AUTORIA: IONE ARRUDA CAMPOS
TRANSCRITO DA REVISTA DA ACLA, EDIÇÃO DE 2003.


Capistrano de Abreu recebeu os seus primeiros ensinamentos na localidade chamada Ladeira Grande com o Mestre-Escola Lufe Mendes, a 3 Km do sítio. Mais tarde, em Fortaleza, no Colégio dos Educandos sob a direção do Padre Antônio Nogueira Bezerra, que o batizou. Daí para o Ateneu Cearense, em Fortaleza, onde foi concluído o estudo secundário aos 12 anos; estudou no Colégio Episcopal do Ceará. Fez os preparatórios em Recife. Quando não bem sucedido volta à casa dos pais. O pai o submetia sérios castigos, ou trabalho na lavoura. Mas, o que queria mesmo Capistrano era ler uma braçada de livros que levara, isto fazia mais à noite, ou de dia embaixo de uma árvore.

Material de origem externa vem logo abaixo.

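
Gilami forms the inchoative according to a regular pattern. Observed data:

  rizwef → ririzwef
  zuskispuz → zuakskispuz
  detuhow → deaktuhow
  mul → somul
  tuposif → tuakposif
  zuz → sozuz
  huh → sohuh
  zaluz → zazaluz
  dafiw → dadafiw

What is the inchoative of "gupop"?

"gupop" has 2 vowels. The stems with 2 vowels (rizwef → ririzwef, dafiw → dadafiw, zaluz → zazaluz) repeat the first consonant+vowel as a prefix.
So gupop → gugupop.

gugupop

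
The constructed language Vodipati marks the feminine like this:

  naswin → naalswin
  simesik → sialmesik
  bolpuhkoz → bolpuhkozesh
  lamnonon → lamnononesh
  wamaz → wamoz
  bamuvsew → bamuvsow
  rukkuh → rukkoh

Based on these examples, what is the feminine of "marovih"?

naswin and lamnonon both end in -n yet inflect differently (naalswin, lamnononesh), so the final letter is not what conditions the rule; the last vowel is.
"marovih" has last vowel 'i'. The stems whose last vowel is 'i' (naswin → naalswin, simesik → sialmesik) insert -al- after the first vowel.
The other patterns: stems whose last vowel is 'o' add -esh; stems whose last vowel is 'a', 'e' or 'u' change the last vowel to 'o'.
So marovih → maalrovih.

maalrovih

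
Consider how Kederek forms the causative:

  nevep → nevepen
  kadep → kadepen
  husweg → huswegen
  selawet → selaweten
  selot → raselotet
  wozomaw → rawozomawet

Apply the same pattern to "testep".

selawet and selot both end in -t yet inflect differently (selaweten, raselotet), so the final letter is not what conditions the rule; the last vowel is.
"testep" has last vowel 'e'. The stems whose last vowel is 'e' (nevep → nevepen, kadep → kadepen, husweg → huswegen) add -en.
So testep → testepen.

testepen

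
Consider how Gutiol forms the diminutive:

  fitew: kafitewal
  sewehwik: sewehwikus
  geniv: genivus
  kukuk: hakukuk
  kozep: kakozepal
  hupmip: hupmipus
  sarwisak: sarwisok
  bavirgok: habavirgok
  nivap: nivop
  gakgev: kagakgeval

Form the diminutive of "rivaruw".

harivaruw

geniv and gakgev both end in -v yet inflect differently (genivus, kagakgeval), so the final letter is not what conditions the rule; the last vowel is.
"rivaruw" has last vowel 'u'. The one such stem in the data (kukuk → hakukuk) adds the prefix ha-, so the same rule applies.
So rivaruw → harivaruw.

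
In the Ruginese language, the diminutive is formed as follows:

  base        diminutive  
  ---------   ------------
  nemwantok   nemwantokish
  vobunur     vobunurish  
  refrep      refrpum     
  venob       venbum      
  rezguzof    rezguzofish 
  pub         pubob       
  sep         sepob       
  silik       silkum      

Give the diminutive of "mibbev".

pub and venob both end in -b yet inflect differently (pubob, venbum), so the final letter is not what conditions the rule; the number of vowels is.
"mibbev" has 2 vowels. The stems with 2 vowels (silik → silkum, venob → venbum, refrep → refrpum) delete the last vowel and add -um.
The other patterns: stems with 1 vowel add -ob; stems with 3 vowels add -ish.
So mibbev → mibbvum.

mibbvum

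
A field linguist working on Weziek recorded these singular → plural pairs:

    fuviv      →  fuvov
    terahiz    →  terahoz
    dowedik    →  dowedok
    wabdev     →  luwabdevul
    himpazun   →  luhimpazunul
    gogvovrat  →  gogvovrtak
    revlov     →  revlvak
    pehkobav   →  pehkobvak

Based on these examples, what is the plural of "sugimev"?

"sugimev" has last vowel 'e'. The one such stem in the data (wabdev → luwabdevul) adds lu- … -ul around the stem, so the same rule applies.
The other patterns: stems whose last vowel is 'i' change the last vowel to 'o'; stems whose last vowel is 'a' or 'o' delete the last vowel and add -ak.
So sugimev → lusugimevul.

lusugimevul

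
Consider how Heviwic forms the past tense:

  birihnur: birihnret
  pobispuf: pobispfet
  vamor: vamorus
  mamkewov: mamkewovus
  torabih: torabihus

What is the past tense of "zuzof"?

birihnur and vamor both end in -r yet inflect differently (birihnret, vamorus), so the final letter is not what conditions the rule; the last vowel is.
"zuzof" has last vowel 'o'. The stems whose last vowel is 'o' (vamor → vamorus, mamkewov → mamkewovus) add -us.
So zuzof → zuzofus.

zuzofus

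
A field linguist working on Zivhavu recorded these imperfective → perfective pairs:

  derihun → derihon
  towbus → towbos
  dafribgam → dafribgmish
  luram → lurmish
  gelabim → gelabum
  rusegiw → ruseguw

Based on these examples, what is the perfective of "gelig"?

"gelig" has last vowel 'i'. The stems whose last vowel is 'i' (gelabim → gelabum, rusegiw → ruseguw) change the last vowel to 'u'.
The other patterns: stems whose last vowel is 'u' change the last vowel to 'o'; stems whose last vowel is 'a' delete the last vowel and add -ish.
So gelig → gelug.

gelug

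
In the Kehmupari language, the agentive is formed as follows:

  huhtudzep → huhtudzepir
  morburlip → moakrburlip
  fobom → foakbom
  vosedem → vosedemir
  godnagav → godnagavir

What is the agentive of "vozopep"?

vozopepir

vosedem and fobom both end in -m yet inflect differently (vosedemir, foakbom), so the final letter is not what conditions the rule; the last vowel is.
"vozopep" has last vowel 'e'. The stems whose last vowel is 'e' (huhtudzep → huhtudzepir, vosedem → vosedemir) add -ir.
So vozopep → vozopepir.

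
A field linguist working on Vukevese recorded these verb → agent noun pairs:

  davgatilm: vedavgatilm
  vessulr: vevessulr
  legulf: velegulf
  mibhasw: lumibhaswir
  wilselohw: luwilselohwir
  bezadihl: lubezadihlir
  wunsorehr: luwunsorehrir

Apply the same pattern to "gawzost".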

Aos dezoito anos vai à Fortaleza, fez amizade com Tomás Pompeu, Felino Barroso e outros ligados às letras na época. Fundou juntamente com Stuart Will e Spencer a Escola Popular do Ceará. Combatiam juntos a favor de idéias liberais nas páginas de "A Fraternidade", órgão da Maçonaria e eram combatidos por intelectuais como Manuel Bezerra da Silva nas páginas da Tribuna Católica. Faz conferências na Escola Popular Brasileira. Mais tarde, Capistrano as publica no Rio de Janeiro. Surgiu em Fortaleza a chamada Academia Francesa - (1874). Faziam parte: Tomás Pompeu, Araújo Jr., Capistrano, Rocha Lima, onde se reuniam.

Com 21 anos de idade, Capistrano deixou o Ceará em busca do Rio de Janeiro (Valeu o êxito a José de Alencar que muito o estimulou), trocando para sempre a terra que lhe dera berço por aquela que lhe daria glória.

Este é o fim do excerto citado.